FLOATING OF THE TUBES.
The tubes were floated to the places whence they were elevated to their positions on eight huge pontoons, fitted with valves and pumps to exhaust the water from them, when all was ready to float the prodigious iron beams. These pontoons or boxes were each 90 feet long, 25 feet wide, and 15 feet deep. The pontoons having been placed under one of the tubes (sections), the floating was easily effected, and the operation is thus described by the “Assistant Engineer.”

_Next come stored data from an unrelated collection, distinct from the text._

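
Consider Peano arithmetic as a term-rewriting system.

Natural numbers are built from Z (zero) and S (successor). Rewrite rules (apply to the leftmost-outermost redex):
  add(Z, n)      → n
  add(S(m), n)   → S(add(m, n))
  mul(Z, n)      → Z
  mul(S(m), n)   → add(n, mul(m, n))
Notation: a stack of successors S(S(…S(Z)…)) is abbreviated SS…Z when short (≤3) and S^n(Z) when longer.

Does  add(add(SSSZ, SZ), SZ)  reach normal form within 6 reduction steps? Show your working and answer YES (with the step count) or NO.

  start: add(add(SSSZ, SZ), SZ)
  [1] add(S(add(SSZ, SZ)), SZ)
  [2] S(add(add(SSZ, SZ), SZ))
  [3] S(add(S(add(SZ, SZ)), SZ))
  [4] S(S(add(add(SZ, SZ), SZ)))
  [5] S(S(add(S(add(Z, SZ)), SZ)))
  [6] S(S(S(add(add(Z, SZ), SZ))))

Answer: NO — after 6 steps the term is S(S(S(add(add(Z, SZ), SZ)))), not yet normal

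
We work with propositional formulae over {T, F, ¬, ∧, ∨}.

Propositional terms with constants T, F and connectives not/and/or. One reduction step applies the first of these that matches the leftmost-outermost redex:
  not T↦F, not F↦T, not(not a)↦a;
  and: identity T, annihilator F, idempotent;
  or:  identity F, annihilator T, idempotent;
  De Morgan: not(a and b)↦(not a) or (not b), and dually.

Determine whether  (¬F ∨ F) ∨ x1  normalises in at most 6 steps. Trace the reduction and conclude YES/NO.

  start: (¬F ∨ F) ∨ x1
  step 1: ¬F ∨ x1
  step 2: T ∨ x1
  step 3: T

Answer: YES — reaches normal form T in 3 ≤ 6 steps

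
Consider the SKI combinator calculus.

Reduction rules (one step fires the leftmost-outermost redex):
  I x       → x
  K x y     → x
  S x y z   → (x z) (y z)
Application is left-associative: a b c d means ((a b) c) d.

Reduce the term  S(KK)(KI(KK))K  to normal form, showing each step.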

“The operation of floating the tubes (the four sections, and one only at a time), will be commenced by closing the valves in the pontoons at low water; as the tide rises, the pontoons will begin to float, and shortly afterwards to bear the weight of the tube, which will at last be raised by them entirely off its temporary supporting piers; about an hour and a half before high water, the current running about four miles an hour, it will be dragged out into the middle of the stream, by powerful capstans and hawsers, reaching from the pontoons at each end, to the opposite shore. In order to guide it into its place with the greatest possible certainty, three large hawsers will be laid down the stream, one end of two of them being made fast to the towers (piers) between which the tube is intended to rest, and the other to strong fixed points on the two shores, near to and opposite the further end of the tube platforms; in their course, they will pass over and rest upon the pontoons, being taken through ‘cable-stoppers’ which are contrivances for embracing and gripping the hawser extended across the stream, and thereby retarding, or if necessary entirely destroying, the speed induced by the current.”